As you read
this blog post, beware of flying jabs and barbs.
While we
collectively wait for the IEBC to finish tallying the March 2013 election
results, I thought I might write something on the lighter side. I hope you can
chuckle at least once, so that if you have been holding your breath since
Monday, we might get some fresh air into your lungs – because, you know, you
might be holding your breath again for another 24 hours.
Since
November 2012 I have had a unique source of entertainment in the form of
campaign posters. You see, I have a relatively conservative work ethic: I
believe that a job worth doing is worth well doing. It follows, in my line of
thinking, that if you want to offer yourself to serve your electorate
(serving the electorate is certainly a misnomer – please let it pass - we
shall deal with that in a later post), you may want to create the impression
that you will do a good job. We judge
books by their posters more often that we would like to admit. At least, I do.

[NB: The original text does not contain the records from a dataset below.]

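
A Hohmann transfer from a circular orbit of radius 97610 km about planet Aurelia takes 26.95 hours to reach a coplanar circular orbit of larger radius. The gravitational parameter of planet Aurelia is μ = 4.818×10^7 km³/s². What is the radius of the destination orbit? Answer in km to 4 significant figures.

r₂ = 6.187×10^5 km

Transfer time t = 26.95 hours = 97020 s, and t = π√(a_t³/μ).
So a_t = (μ t²/π²)^(1/3) = (4.818×10^7 × (97020)² / π²)^(1/3) = 3.58176×10^5 km.
Since a_t = (r₁ + r₂)/2, r₂ = 2a_t − r₁ = 2×3.58176×10^5 − 97610 = 6.18742×10^5 km.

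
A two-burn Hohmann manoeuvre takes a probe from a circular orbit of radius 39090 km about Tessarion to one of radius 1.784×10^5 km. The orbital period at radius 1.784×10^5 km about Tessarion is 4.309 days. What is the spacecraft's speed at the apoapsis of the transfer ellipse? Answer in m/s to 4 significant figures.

From Kepler's third law T² = 4π²r³/μ at r = 1.784×10^5 km, T = 4.309 days = 4.309 × 86400 s = 3.722976×10^5 s: μ = 4π²r³/T² = 1.61720×10^6 km³/s².
Transfer-ellipse semi-major axis a_t = (r₁ + r₂)/2 = (39090 + 1.784×10^5)/2 = 1.08745×10^5 km.
At apoapsis, r = 1.784×10^5 km.
Applying v² = μ(2/r − 1/a_t): v = 1.805 km/s.

v = 1805 m/s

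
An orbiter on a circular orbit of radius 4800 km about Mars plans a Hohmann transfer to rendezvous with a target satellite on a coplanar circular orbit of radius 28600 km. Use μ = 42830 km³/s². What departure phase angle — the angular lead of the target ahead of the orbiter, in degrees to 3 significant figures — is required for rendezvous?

φ = 99.7°

Transfer-ellipse semi-major axis a_t = (r₁ + r₂)/2 = (4800 + 28600)/2 = 16700 km.
Transfer time t = π√(a_t³/μ) = 32760 s.
Target angular speed ω₂ = √(μ/r₂³) = 4.279×10^-5 rad/s.
Angle swept by the target during transfer: ω₂·t = 1.4018 rad = 80.32°.
The orbiter traverses 180° on the transfer ellipse, so the target must lead by 180° − 80.32° = 99.7°.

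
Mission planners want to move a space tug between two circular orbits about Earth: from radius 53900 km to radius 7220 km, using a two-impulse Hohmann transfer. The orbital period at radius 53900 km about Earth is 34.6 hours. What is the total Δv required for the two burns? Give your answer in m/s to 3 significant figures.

Δv = 3830 m/s

From Kepler's third law T² = 4π²r³/μ at r = 53900 km, T = 34.6 hours = 34.6 × 3600 s = 1.2456×10^5 s: μ = 4π²r³/T² = 3.98445×10^5 km³/s².
Semi-major axis of the transfer orbit: a_t = (53900 + 7220)/2 = 30560 km.
At r₁ the circular-orbit speed is v₁ = √(μ/r₁) = 2.719 km/s.
Transfer-orbit speed at r₁ (vis-viva equation): v_a = √[μ(2/r₁ − 1/a_t)] = 1.322 km/s.
First burn Δv₁ = |v_a − v₁| = 1.397 km/s.
At r₂, v₂ = √(μ/r₂) = 7.429 km/s.
Transfer-orbit speed at r₂: v_p = √[μ(2/r₂ − 1/a_t)] = 9.866 km/s.
Second burn Δv₂ = |v₂ − v_p| = 2.437 km/s.
Δv = Δv₁ + Δv₂ = 1.397 + 2.437 = 3.834 km/s.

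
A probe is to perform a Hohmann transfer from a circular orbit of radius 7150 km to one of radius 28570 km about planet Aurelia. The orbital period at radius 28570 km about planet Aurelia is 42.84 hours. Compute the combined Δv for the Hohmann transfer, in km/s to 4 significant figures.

Δv = 1.044 km/s

From Kepler's third law T² = 4π²r³/μ at r = 28570 km, T = 42.84 hours = 42.84 × 3600 s = 1.54224×10^5 s: μ = 4π²r³/T² = 38706.7 km³/s².
The Hohmann ellipse has a_t = (r₁ + r₂)/2 = 17860 km.
Circular speed at r₁: v₁ = √(μ/r₁) = √(38706.7/7150) = 2.3267 km/s.
On the transfer ellipse at r₁, v² = μ(2/r − 1/a) gives v_p = √[μ(2/r₁ − 1/a_t)] = 2.9428 km/s.
First burn Δv₁ = |v_p − v₁| = 0.6161 km/s.
At r₂, v₂ = √(μ/r₂) = 1.164 km/s.
Transfer-orbit speed at r₂: v_a = √[μ(2/r₂ − 1/a_t)] = 0.7365 km/s.
Second burn Δv₂ = |v₂ − v_a| = 0.4275 km/s.
Total Δv = Δv₁ + Δv₂ = 1.044 km/s.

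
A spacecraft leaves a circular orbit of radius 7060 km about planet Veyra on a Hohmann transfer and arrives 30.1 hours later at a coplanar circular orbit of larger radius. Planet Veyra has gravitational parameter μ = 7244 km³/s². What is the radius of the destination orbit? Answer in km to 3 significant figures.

Transfer time t = 30.1 hours = 1.0836×10^5 s, and t = π√(a_t³/μ).
So a_t = (μ t²/π²)^(1/3) = (7244 × (1.0836×10^5)² / π²)^(1/3) = 20502 km.
Since a_t = (r₁ + r₂)/2, r₂ = 2a_t − r₁ = 2×20502 − 7060 = 33944 km.

r₂ = 33900 km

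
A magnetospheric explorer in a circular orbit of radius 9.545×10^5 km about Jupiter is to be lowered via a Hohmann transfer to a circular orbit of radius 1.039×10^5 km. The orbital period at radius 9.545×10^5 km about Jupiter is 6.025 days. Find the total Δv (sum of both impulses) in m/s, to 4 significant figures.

From Kepler's third law T² = 4π²r³/μ at r = 9.545×10^5 km, T = 6.025 days = 6.025 × 86400 s = 5.2056×10^5 s: μ = 4π²r³/T² = 1.26691×10^8 km³/s².
The Hohmann ellipse has a_t = (r₁ + r₂)/2 = 5.292×10^5 km.
Circular speed at r₁: v₁ = √(μ/r₁) = √(1.26691×10^8/9.545×10^5) = 11.52086 km/s.
On the transfer ellipse at r₁, vis-viva equation gives v_a = √[μ(2/r₁ − 1/a_t)] = 5.104849 km/s.
First burn Δv₁ = |v_a − v₁| = 6.4160 km/s.
Circular speed at r₂: v₂ = √(μ/r₂) = 34.919 km/s.
Transfer-orbit speed at r₂: v_p = √[μ(2/r₂ − 1/a_t)] = 46.897 km/s.
Second burn Δv₂ = |v₂ − v_p| = 11.978 km/s.
Δv = Δv₁ + Δv₂ = 6.4160 + 11.978 = 18.39 km/s.

Δv = 18390 m/s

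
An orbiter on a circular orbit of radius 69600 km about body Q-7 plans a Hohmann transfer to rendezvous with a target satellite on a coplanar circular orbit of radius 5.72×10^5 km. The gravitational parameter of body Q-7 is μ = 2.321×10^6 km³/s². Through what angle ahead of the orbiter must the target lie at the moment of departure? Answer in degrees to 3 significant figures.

Semi-major axis of the transfer orbit: a_t = (69600 + 5.720×10^5)/2 = 3.208×10^5 km.
Transfer time t = π√(a_t³/μ) = 3.7468×10^5 s.
The target's mean motion on its circular orbit is ω₂ = √(μ/r₂³) = 3.5216×10^-6 rad/s.
Angle swept by the target during transfer: ω₂·t = 1.3195 rad = 75.60°.
The orbiter traverses 180° on the transfer ellipse, so the target must lead by 180° − 75.60° = 104°.

φ = 104°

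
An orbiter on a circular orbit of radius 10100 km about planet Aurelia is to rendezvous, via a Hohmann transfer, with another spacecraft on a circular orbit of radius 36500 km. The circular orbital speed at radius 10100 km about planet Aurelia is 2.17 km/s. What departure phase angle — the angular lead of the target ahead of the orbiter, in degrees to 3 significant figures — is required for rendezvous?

From the circular-orbit relation v² = μ/r at r = 10100 km: μ = v²r = (2.17)² × 10100 = 47559.9 km³/s².
The Hohmann ellipse has a_t = (r₁ + r₂)/2 = 23300 km.
Transfer time t = π√(a_t³/μ) = 51235 s.
Target angular speed ω₂ = √(μ/r₂³) = 3.1274×10^-5 rad/s.
Angle swept by the target during transfer: ω₂·t = 1.6023 rad = 91.81°.
Arrival is 180° from departure on the ellipse, so φ = 180° − 91.81° = 88.2°.

φ = 88.2°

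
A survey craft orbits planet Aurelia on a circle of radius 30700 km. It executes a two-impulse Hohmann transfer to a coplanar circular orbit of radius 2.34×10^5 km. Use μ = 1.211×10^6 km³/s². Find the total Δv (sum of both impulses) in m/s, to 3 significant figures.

Transfer-ellipse semi-major axis a_t = (r₁ + r₂)/2 = (30700 + 2.340×10^5)/2 = 1.3235×10^5 km.
Circular speed at r₁: v₁ = √(μ/r₁) = √(1.211×10^6/30700) = 6.2806 km/s.
On the transfer ellipse at r₁, v² = μ(2/r − 1/a) gives v_p = √[μ(2/r₁ − 1/a_t)] = 8.3512 km/s.
First burn Δv₁ = |v_p − v₁| = 2.071 km/s.
At r₂, v₂ = √(μ/r₂) = 2.275 km/s.
Transfer-orbit speed at r₂: v_a = √[μ(2/r₂ − 1/a_t)] = 1.096 km/s.
Second burn Δv₂ = |v₂ − v_a| = 1.179 km/s.
Δv = Δv₁ + Δv₂ = 2.071 + 1.179 = 3.250 km/s.

Δv = 3250 m/s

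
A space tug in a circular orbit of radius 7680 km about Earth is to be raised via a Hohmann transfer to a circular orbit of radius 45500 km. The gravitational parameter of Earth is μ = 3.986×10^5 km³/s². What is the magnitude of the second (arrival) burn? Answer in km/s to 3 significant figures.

Δv₂ = 1.37 km/s

The Hohmann ellipse has a_t = (r₁ + r₂)/2 = 26590 km.
On the circular orbit at r = 45500 km, v_c = √(μ/r) = 2.960 km/s.
Transfer-orbit speed at the same r (vis-viva, a = a_t): v_t = √[μ(2/r − 1/a_t)] = 1.591 km/s.
Δv₂ = |v_t − v_c| = |1.591 − 2.960| = 1.369 km/s.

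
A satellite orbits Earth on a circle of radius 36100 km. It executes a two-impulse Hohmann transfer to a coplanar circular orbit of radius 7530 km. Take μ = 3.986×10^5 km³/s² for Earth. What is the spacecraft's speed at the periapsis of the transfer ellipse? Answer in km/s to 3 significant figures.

v = 9.36 km/s

Transfer-ellipse semi-major axis a_t = (r₁ + r₂)/2 = (36100 + 7530)/2 = 21815 km.
The periapsis of the transfer ellipse is at r = 7530 km.
From the vis-viva equation, v = √[μ(2/r − 1/a_t)] = 9.359 km/s.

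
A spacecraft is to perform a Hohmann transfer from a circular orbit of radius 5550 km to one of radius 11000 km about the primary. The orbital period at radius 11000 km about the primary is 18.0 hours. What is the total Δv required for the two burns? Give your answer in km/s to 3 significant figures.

From Kepler's third law T² = 4π²r³/μ at r = 11000 km, T = 18.0 hours = 18.0 × 3600 s = 64800 s: μ = 4π²r³/T² = 12513.8 km³/s².
The Hohmann ellipse has a_t = (r₁ + r₂)/2 = 8275 km.
At r₁ the circular-orbit speed is v₁ = √(μ/r₁) = 1.50158 km/s.
On the transfer ellipse at r₁, vis-viva gives v_p = √[μ(2/r₁ − 1/a_t)] = 1.73125 km/s.
First burn Δv₁ = |v_p − v₁| = 0.2297 km/s.
At r₂, v₂ = √(μ/r₂) = 1.0666 km/s.
Transfer-orbit speed at r₂: v_a = √[μ(2/r₂ − 1/a_t)] = 0.87349 km/s.
Second burn Δv₂ = |v₂ − v_a| = 0.1931 km/s.
Δv = Δv₁ + Δv₂ = 0.2297 + 0.1931 = 0.4228 km/s.

Δv = 0.423 km/s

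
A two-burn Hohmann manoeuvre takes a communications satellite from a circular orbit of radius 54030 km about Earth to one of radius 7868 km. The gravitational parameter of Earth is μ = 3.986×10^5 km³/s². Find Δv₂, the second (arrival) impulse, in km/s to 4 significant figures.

Semi-major axis of the transfer orbit: a_t = (54030 + 7868)/2 = 30949 km.
On the circular orbit at r = 7868 km, v_c = √(μ/r) = 7.1176 km/s.
Vis-viva on the transfer ellipse at r = 7868 km gives v_t = √[μ(2/r − 1/a_t)] = 9.4044 km/s.
Δv₂ = |v_t − v_c| = |9.4044 − 7.1176| = 2.287 km/s.

Δv₂ = 2.287 km/s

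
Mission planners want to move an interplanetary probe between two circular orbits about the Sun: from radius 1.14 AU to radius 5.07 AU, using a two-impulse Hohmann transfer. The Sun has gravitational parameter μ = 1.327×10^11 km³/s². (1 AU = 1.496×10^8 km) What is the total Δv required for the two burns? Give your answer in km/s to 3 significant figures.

In km: r₁ = 1.14 × 1.496×10^8 = 1.70544×10^8 km; r₂ = 5.07 × 1.496×10^8 = 7.58472×10^8 km.
The Hohmann ellipse has a_t = (r₁ + r₂)/2 = 4.64508×10^8 km.
At r₁ the circular-orbit speed is v₁ = √(μ/r₁) = 27.89 km/s.
On the transfer ellipse at r₁, v² = μ(2/r − 1/a) gives v_p = √[μ(2/r₁ − 1/a_t)] = 35.64 km/s.
First burn Δv₁ = |v_p − v₁| = 7.750 km/s.
Circular speed at r₂: v₂ = √(μ/r₂) = 13.227 km/s.
Transfer-orbit speed at r₂: v_a = √[μ(2/r₂ − 1/a_t)] = 8.0147 km/s.
Second burn Δv₂ = |v₂ − v_a| = 5.212 km/s.
Δv = Δv₁ + Δv₂ = 7.750 + 5.212 = 12.96 km/s.

Δv = 13.0 km/s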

In case you think I am talking about being flush with money, that’s not it
either. We know who’s flush by how much they flashed. Money can certainly buy you
professional teams to polish your image and pose, but we assume you have some
taste to start with.
Let’s cut
to the chase. What’s with using a photograph that gives the impression that
your face was smeared on the camera? Then there is a certain gentleman who was
vying in Westlands. His campaign posters could be recycled to promote the
Brazilian national soccer team. There is such a thing as wearing party colours
to the point of ridiculousness. One wealthy gentleman looked like he had posed
for a distinguished gentlemen’s clothes catalogue. But there is also something
about his pose that makes me think he is about to start deejaying seriously (a
la DJ Chris – the two are fabulously wealthy gentlemen of a certain age) or
perform a hardcore rap. I am ya dawg,
man.
For there
was also a young-ification and street-ification thing going on. Let me state
that I don’t think street cred can be created overnight. Cult icons like Sonko
and Waititu have been perfected their thang for years. Suddenly everyone was
Jamoh, not James. I have no words for geriatric Senator Stano. If my grandfather
asked me to call him Stano I would think I am hearing voices.
Kamlesh
Pattni’s blue monstrosities get the cake for bad taste. See, posters are meant
to be read on the move. They don’t move. So, when you fill one with text (not
to mention the illegibility of white text against blue), er, you’re expecting
who to stop and read? Good luck, Brother Paul. If you had less baggage, I could
have offered to help you design better posters in future. For free. I still might,
if you would consider returning, say, ten billion shillings to the Treasury.
All the
posters, savvy or otherwise, are a serious eyesore right now. In my thoughts, hate
and Nairobi are finding themselves in the same sentence a lot lately. I am
curious to see whether and how the campaign materials will be disposed of. Will
the contestants hire the same armies of followers to clean up?
In
spite of my misgivings I am happy for all the start-up printing businesses that received
a shot in the arm during the electioneering period. Watch this space, for in 2017 I shall be serious competition.